|Acquisition Program: || Objective: ||Research and development of real-time, automatic identification and mitigation techniques to detect and stop unauthorized information leaking as well as unwanted and malicious traffic emanating from a computer at all time and locations. New techniques and implementations are needed to monitor applications and user activities on a computer to detect and stop outgoing data and traffic that is not intended or authorized by the user or security policies.
|| Description: ||Malicious software on compromised computers, e.g., spyware, botnets, Remote Administration Trojans, key loggers, peer-to-peer file sharing, remote monitoring and control software constitute serious threats to DoD systems because they run inside DoD networks collecting information, and then surreptitiously send information out. Network security appliances (such as a network intrusion detection system) that focus on traffic analysis provide limited help to detect and stop information leaking and malicious traffic from compromised computers. Distinguishing human- vs. malware- generated data from a network traffic analysis perspective is extremely challenging. Current anti-spyware and anti-virus systems have a large capability gap in finding and stopping spyware and other malicious software running on computers, especially when malware can get into the operating system kernel and disable these on-host security systems. Robust, accurate, and efficient monitoring of applications and user activities on a computer, particularly actions that relate to outgoing data and traffic, is a promising approach to ensure that data and traffic leaving a computer is indeed authorized by security policies. The general task of identifying and stopping unintended and unauthorized traffic is challenging for several reasons. First, for the monitoring system to be effective and practical, it must be robust and efficient, cannot be disabled by malware, and with no/low noticeable performance overhead. Second, current virtual machine technologies are “heavyweight” thus a light weight approach is desired.
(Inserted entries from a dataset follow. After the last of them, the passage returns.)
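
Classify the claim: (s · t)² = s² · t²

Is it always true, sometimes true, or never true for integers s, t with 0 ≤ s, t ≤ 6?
Always true

The identity holds for every pair in the range. For instance at (s, t) = (0, 5): both sides equal 0.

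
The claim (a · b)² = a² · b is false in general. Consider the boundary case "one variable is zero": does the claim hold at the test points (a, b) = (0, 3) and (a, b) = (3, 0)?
At (0, 3): LHS = 0, RHS = 0 → equal
At (3, 0): LHS = 0, RHS = 0 → equal

So the claim does hold at both of these boundary points, even though it is not an identity.

Answer: Yes, holds at both test points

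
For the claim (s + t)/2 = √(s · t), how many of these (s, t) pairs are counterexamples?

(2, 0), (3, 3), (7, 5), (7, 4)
Testing each pair:
(2, 0): LHS = 1, RHS = 0 → counterexample
(3, 3): LHS = 3, RHS = 3 → satisfies claim
(7, 5): LHS = 6, RHS = √(35) ≈ 5.916 → counterexample
(7, 4): LHS = 11/2, RHS = 2·√(7) ≈ 5.292 → counterexample

That makes 3 counterexamples.

Answer: 3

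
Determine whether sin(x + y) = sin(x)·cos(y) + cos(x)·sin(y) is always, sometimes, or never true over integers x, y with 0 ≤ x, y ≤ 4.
Always true

The identity holds for every pair in the range. For instance at (x, y) = (3, 0): both sides equal sin(3) ≈ 0.1411.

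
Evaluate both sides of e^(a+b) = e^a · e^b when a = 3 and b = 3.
LHS = e^(3+3) = e^6 ≈ 403.4
RHS = e^3 · e^3 = e^6 ≈ 403.4

LHS = RHS: the two sides agree.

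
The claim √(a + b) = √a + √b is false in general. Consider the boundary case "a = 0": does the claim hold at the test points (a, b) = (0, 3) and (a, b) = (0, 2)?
Yes, holds at both test points

At (0, 3): LHS = √(3) ≈ 1.732, RHS = √(3) ≈ 1.732 → equal
At (0, 2): LHS = √(2) ≈ 1.414, RHS = √(2) ≈ 1.414 → equal

So the claim does hold at both of these boundary points, even though it is not an identity.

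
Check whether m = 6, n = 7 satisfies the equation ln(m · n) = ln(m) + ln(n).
Substituting m = 6, n = 7:

LHS = ln(6 · 7) = ln(42) ≈ 3.738
RHS = ln(6) + ln(7) ≈ 3.738

LHS = RHS, so the equation holds at this point.

Answer: Holds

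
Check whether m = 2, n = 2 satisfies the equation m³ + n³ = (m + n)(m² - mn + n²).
Holds

Substituting m = 2, n = 2:

LHS = 2³ + 2³ = 16
RHS = (2 + 2)(2² - 2·2 + 2²) = 16

LHS = RHS, so the equation holds at this point.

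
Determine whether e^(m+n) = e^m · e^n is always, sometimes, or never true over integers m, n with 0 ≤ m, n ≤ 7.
The identity holds for every pair in the range. For instance at (m, n) = (7, 5): both sides equal e^12 ≈ 162754.8.

Answer: Always true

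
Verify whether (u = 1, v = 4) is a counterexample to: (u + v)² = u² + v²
Substituting u = 1, v = 4:
LHS = (1 + 4)² = 25
RHS = 1² + 4² = 17

Since LHS ≠ RHS, this pair disproves the claim.

Answer: Yes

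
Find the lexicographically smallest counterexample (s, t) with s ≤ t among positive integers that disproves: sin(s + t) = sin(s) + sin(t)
(s, t) = (1, 1)

Substituting (1, 1) into the claim:
LHS = sin(1 + 1) = sin(2) ≈ 0.9093
RHS = sin(1) + sin(1) = 2·sin(1) ≈ 1.683

Since LHS ≠ RHS, this pair disproves the claim, and no lexicographically smaller pair (s ≤ t, positive integers) does.

For instance (3, 5) is also a counterexample (LHS = sin(8) ≈ 0.9894, RHS = sin(5) + sin(3) ≈ -0.8178), but it's lexicographically larger.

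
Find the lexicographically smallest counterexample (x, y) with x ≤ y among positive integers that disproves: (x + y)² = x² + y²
Substituting (1, 1) into the claim:
LHS = (1 + 1)² = 4
RHS = 1² + 1² = 2

Since LHS ≠ RHS, this pair disproves the claim, and no lexicographically smaller pair (x ≤ y, positive integers) does.

For instance (2, 2) is also a counterexample (LHS = 16, RHS = 8), but it's lexicographically larger.

Answer: (x, y) = (1, 1)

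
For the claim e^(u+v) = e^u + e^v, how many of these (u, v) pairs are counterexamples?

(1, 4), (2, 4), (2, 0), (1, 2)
Testing each pair:
(1, 4): LHS = e^5 ≈ 148.4, RHS = e + e^4 ≈ 57.32 → counterexample
(2, 4): LHS = e^6 ≈ 403.4, RHS = e^2 + e^4 ≈ 61.99 → counterexample
(2, 0): LHS = e^2 ≈ 7.389, RHS = 1 + e^2 ≈ 8.389 → counterexample
(1, 2): LHS = e^3 ≈ 20.09, RHS = e + e^2 ≈ 10.11 → counterexample

That makes 4 counterexamples.

Answer: 4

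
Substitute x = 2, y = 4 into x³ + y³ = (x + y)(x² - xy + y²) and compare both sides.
LHS = 2³ + 4³ = 72
RHS = (2 + 4)(2² - 2·4 + 4²) = 72

LHS = RHS: the two sides agree.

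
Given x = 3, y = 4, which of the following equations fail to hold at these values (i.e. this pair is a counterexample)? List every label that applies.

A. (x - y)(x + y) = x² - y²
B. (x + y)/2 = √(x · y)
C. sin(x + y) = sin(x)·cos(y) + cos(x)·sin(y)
B

Evaluating each claim at the given values:
A. LHS = -7, RHS = -7 → holds here (LHS = RHS)
B. LHS = 7/2, RHS = 2·√(3) ≈ 3.464 → fails here (LHS ≠ RHS)
C. LHS = sin(7) ≈ 0.657, RHS = sin(3)·cos(4) + sin(4)·cos(3) ≈ 0.657 → holds here (LHS = RHS)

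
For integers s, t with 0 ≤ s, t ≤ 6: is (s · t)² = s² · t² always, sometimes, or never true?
Always true

The identity holds for every pair in the range. For instance at (s, t) = (1, 5): both sides equal 25.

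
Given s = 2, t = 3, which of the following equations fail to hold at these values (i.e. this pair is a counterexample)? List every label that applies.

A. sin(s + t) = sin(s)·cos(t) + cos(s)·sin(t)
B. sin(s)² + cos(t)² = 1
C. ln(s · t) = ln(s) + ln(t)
B

Evaluating each claim at the given values:
A. LHS = sin(5) ≈ -0.9589, RHS = sin(2)·cos(3) + sin(3)·cos(2) ≈ -0.9589 → holds here (LHS = RHS)
B. LHS = sin(2)² + cos(3)² ≈ 1.807, RHS = 1 → fails here (LHS ≠ RHS)
C. LHS = ln(6) ≈ 1.792, RHS = ln(2) + ln(3) ≈ 1.792 → holds here (LHS = RHS)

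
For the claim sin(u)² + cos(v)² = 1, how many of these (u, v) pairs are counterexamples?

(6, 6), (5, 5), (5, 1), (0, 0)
Testing each pair:
(6, 6): LHS = sin(6)² + cos(6)² = 1, RHS = 1 → satisfies claim
(5, 5): LHS = cos(5)² + sin(5)² = 1, RHS = 1 → satisfies claim
(5, 1): LHS = cos(1)² + sin(5)² ≈ 1.211, RHS = 1 → counterexample
(0, 0): LHS = 1, RHS = 1 → satisfies claim

That makes 1 counterexample.

Answer: 1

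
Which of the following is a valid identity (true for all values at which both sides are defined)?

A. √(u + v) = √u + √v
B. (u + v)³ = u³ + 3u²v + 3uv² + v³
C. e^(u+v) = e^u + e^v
B

A: fails at (4, 5) — LHS = 3, RHS = 2 + √(5) ≈ 4.236.
B: holds — e.g. at (2, 5), both sides equal 343.
C: fails at (3, 5) — LHS = e^8 ≈ 2981, RHS = e^3 + e^5 ≈ 168.5.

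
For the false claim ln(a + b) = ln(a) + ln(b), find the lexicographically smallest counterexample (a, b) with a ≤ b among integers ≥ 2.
(a, b) = (2, 3)

At (2, 2): both sides equal ln(4) ≈ 1.386, so it holds there.

Substituting (2, 3) into the claim:
LHS = ln(2 + 3) = ln(5) ≈ 1.609
RHS = ln(2) + ln(3) ≈ 1.792

Since LHS ≠ RHS, this pair disproves the claim, and no lexicographically smaller pair (a ≤ b, integers ≥ 2) does.

For instance (5, 6) is also a counterexample (LHS = ln(11) ≈ 2.398, RHS = ln(5) + ln(6) ≈ 3.401), but it's lexicographically larger.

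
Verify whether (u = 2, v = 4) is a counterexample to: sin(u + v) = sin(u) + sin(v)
Yes

Substituting u = 2, v = 4:
LHS = sin(2 + 4) = sin(6) ≈ -0.2794
RHS = sin(2) + sin(4) ≈ 0.1525

Since LHS ≠ RHS, this pair disproves the claim.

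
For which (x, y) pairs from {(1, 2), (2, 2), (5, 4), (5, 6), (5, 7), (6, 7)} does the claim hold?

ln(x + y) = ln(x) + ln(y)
Testing each pair:
(1, 2): LHS = ln(3) ≈ 1.099, RHS = ln(2) ≈ 0.6931 → fails
(2, 2): LHS = ln(4) ≈ 1.386, RHS = 2·ln(2) ≈ 1.386 → holds
(5, 4): LHS = ln(9) ≈ 2.197, RHS = ln(4) + ln(5) ≈ 2.996 → fails
(5, 6): LHS = ln(11) ≈ 2.398, RHS = ln(5) + ln(6) ≈ 3.401 → fails
(5, 7): LHS = ln(12) ≈ 2.485, RHS = ln(5) + ln(7) ≈ 3.555 → fails
(6, 7): LHS = ln(13) ≈ 2.565, RHS = ln(6) + ln(7) ≈ 3.738 → fails

1 of 6 pairs satisfies the claim.

Answer: (2, 2)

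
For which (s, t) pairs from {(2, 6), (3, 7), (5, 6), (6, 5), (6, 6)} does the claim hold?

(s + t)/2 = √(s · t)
Testing each pair:
(2, 6): LHS = 4, RHS = 2·√(3) ≈ 3.464 → fails
(3, 7): LHS = 5, RHS = √(21) ≈ 4.583 → fails
(5, 6): LHS = 11/2, RHS = √(30) ≈ 5.477 → fails
(6, 5): LHS = 11/2, RHS = √(30) ≈ 5.477 → fails
(6, 6): LHS = 6, RHS = 6 → holds

1 of 5 pairs satisfies the claim.

Answer: (6, 6)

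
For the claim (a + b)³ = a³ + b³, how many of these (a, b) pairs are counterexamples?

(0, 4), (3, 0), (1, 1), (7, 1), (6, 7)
3

Testing each pair:
(0, 4): LHS = 64, RHS = 64 → satisfies claim
(3, 0): LHS = 27, RHS = 27 → satisfies claim
(1, 1): LHS = 8, RHS = 2 → counterexample
(7, 1): LHS = 512, RHS = 344 → counterexample
(6, 7): LHS = 2197, RHS = 559 → counterexample

That makes 3 counterexamples.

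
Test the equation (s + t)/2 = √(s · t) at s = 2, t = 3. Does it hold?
Substituting s = 2, t = 3:

LHS = (2 + 3)/2 = 5/2
RHS = √(2 · 3) = √(6) ≈ 2.449

LHS ≠ RHS, so the equation does not hold at this point.

Answer: Fails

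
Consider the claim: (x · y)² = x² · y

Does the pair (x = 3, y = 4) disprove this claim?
Yes

Substituting x = 3, y = 4:
LHS = (3 · 4)² = 144
RHS = 3² · 4 = 36

Since LHS ≠ RHS, this pair disproves the claim.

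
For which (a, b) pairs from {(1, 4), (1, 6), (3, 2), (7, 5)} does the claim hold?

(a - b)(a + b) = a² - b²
All pairs

Testing each pair:
(1, 4): LHS = -15, RHS = -15 → holds
(1, 6): LHS = -35, RHS = -35 → holds
(3, 2): LHS = 5, RHS = 5 → holds
(7, 5): LHS = 24, RHS = 24 → holds

Every pair satisfies the claim.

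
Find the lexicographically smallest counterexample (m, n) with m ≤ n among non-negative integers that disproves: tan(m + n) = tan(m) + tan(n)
(m, n) = (1, 1)

Substituting (1, 1) into the claim:
LHS = tan(1 + 1) = tan(2) ≈ -2.185
RHS = tan(1) + tan(1) = 2·tan(1) ≈ 3.115

Since LHS ≠ RHS, this pair disproves the claim, and no lexicographically smaller pair (m ≤ n, non-negative integers) does.

For instance (6, 6) is also a counterexample (LHS = tan(12) ≈ -0.6359, RHS = 2·tan(6) ≈ -0.582), but it's lexicographically larger.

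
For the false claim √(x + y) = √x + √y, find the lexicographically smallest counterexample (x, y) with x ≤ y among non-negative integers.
(x, y) = (1, 1)

At (0, 4): both sides equal 2, so it holds there.

Substituting (1, 1) into the claim:
LHS = √(1 + 1) = √(2) ≈ 1.414
RHS = √1 + √1 = 2

Since LHS ≠ RHS, this pair disproves the claim, and no lexicographically smaller pair (x ≤ y, non-negative integers) does.

For instance (2, 3) is also a counterexample (LHS = √(5) ≈ 2.236, RHS = √(2) + √(3) ≈ 3.146), but it's lexicographically larger.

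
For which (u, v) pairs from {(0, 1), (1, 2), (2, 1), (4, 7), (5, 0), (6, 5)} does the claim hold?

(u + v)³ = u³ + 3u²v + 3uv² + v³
Testing each pair:
(0, 1): LHS = 1, RHS = 1 → holds
(1, 2): LHS = 27, RHS = 27 → holds
(2, 1): LHS = 27, RHS = 27 → holds
(4, 7): LHS = 1331, RHS = 1331 → holds
(5, 0): LHS = 125, RHS = 125 → holds
(6, 5): LHS = 1331, RHS = 1331 → holds

Every pair satisfies the claim.

Answer: All pairs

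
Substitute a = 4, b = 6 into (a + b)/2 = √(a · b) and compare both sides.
LHS = (4 + 6)/2 = 5
RHS = √(4 · 6) = 2·√(6) ≈ 4.899

LHS ≠ RHS (they differ by about 0.101), so the equation does not hold here.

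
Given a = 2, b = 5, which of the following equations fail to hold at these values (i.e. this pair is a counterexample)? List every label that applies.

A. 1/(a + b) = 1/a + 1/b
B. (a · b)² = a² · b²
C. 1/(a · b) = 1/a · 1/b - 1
A, C

Evaluating each claim at the given values:
A. LHS = 1/7, RHS = 7/10 → fails here (LHS ≠ RHS)
B. LHS = 100, RHS = 100 → holds here (LHS = RHS)
C. LHS = 1/10, RHS = -9/10 → fails here (LHS ≠ RHS)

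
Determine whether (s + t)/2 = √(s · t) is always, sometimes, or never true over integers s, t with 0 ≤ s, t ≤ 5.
Sometimes true

It holds at (s, t) = (3, 3) (both sides equal 3), but fails at (s, t) = (0, 4) (LHS = 2, RHS = 0).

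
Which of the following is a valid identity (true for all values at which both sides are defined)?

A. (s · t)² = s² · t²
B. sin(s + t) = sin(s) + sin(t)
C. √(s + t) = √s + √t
A: holds — e.g. at (0, 1), both sides equal 0.
B: fails at (1, 2) — LHS = sin(3) ≈ 0.1411, RHS = sin(1) + sin(2) ≈ 1.751.
C: fails at (2, 7) — LHS = 3, RHS = √(2) + √(7) ≈ 4.06.

Answer: A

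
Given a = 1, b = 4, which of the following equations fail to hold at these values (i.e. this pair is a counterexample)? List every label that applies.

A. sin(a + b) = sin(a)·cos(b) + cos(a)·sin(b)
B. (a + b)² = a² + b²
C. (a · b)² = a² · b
B, C

Evaluating each claim at the given values:
A. LHS = sin(5) ≈ -0.9589, RHS = sin(1)·cos(4) + sin(4)·cos(1) ≈ -0.9589 → holds here (LHS = RHS)
B. LHS = 25, RHS = 17 → fails here (LHS ≠ RHS)
C. LHS = 16, RHS = 4 → fails here (LHS ≠ RHS)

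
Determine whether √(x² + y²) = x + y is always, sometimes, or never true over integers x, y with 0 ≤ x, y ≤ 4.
It holds at (x, y) = (0, 3) (both sides equal 3), but fails at (x, y) = (3, 3) (LHS = 3·√(2) ≈ 4.243, RHS = 6).

Answer: Sometimes true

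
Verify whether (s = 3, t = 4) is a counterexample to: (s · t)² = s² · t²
Substituting s = 3, t = 4:
LHS = (3 · 4)² = 144
RHS = 3² · 4² = 144

The sides agree, so this pair does not disprove the claim.

Answer: No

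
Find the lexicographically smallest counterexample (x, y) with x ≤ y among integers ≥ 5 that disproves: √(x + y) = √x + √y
Substituting (5, 5) into the claim:
LHS = √(5 + 5) = √(10) ≈ 3.162
RHS = √5 + √5 = 2·√(5) ≈ 4.472

Since LHS ≠ RHS, this pair disproves the claim, and no lexicographically smaller pair (x ≤ y, integers ≥ 5) does.

For instance (9, 9) is also a counterexample (LHS = 3·√(2) ≈ 4.243, RHS = 6), but it's lexicographically larger.

Answer: (x, y) = (5, 5)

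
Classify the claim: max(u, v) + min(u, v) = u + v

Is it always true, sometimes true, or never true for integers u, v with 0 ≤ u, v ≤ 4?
Always true

The identity holds for every pair in the range. For instance at (u, v) = (3, 1): both sides equal 4.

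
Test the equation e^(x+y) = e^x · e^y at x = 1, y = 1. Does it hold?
Substituting x = 1, y = 1:

LHS = e^(1+1) = e^2 ≈ 7.389
RHS = e^1 · e^1 = e^2 ≈ 7.389

LHS = RHS, so the equation holds at this point.

Answer: Holds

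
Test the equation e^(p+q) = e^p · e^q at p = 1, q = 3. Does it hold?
Substituting p = 1, q = 3:

LHS = e^(1+3) = e^4 ≈ 54.6
RHS = e^1 · e^3 = e^4 ≈ 54.6

LHS = RHS, so the equation holds at this point.

Answer: Holds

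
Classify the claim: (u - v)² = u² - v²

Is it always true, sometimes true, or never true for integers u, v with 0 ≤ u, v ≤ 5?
It holds at (u, v) = (4, 4) (both sides equal 0), but fails at (u, v) = (5, 4) (LHS = 1, RHS = 9).

Answer: Sometimes true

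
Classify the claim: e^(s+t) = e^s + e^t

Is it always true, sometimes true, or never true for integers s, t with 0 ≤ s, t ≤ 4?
The claim fails for every pair in the range. For instance at (s, t) = (1, 0): LHS = e ≈ 2.718, RHS = 1 + e ≈ 3.718.

Answer: Never true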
Third, precisely identifying applications and user events related to outgoing data and traffic and ensuring that the observations are not forgeable require accurate understanding of application semantics, memory analysis, and handling of hardware events in a very efficient manner. To address these challenges, new architecture that can combine the benefits of both out-of-VM and in-VM monitoring approaches, systems that comes with lightweight, transparent hypervisor, and techniques that can precisely and securely identify user actions and application activities and data are highly desired.
|| ||PHASE I: 1) Research and develop an architecture that can combine the benefits of both out-of-VM and in-VM monitoring approaches and new techniques for accurate and efficient understanding of application semantics, memory analysis, and handling of hardware events. 2) Demonstrate the proposed architecture and techniques with a typical computer (e.g., Intel/AMD hardware) and software configurations (e.g., commodity operating systems and applications).
|| ||PHASE II: 1) Develop a working system that can in real-time automatically stop unintended or unauthorized outgoing data and traffic, while producing no false alarms, when tested live with a user/computer. 2) Carry out comprehensive benchmarking experiments using representative usage scenarios of varying application programs and malicious software and demonstrate the advantages of this approach by comparing against existing tools and techniques.
|| ||PHASE III/|| ||DUAL USE COMMERCIALIZATION: Effective (host) computer security, in particular, information leaking mitigation is a critical capability for both the military and commercial sectors. The developed technology will secure both military and civilian computers. The new monitoring system should be marketed as a standalone product or can be licensed to a third party.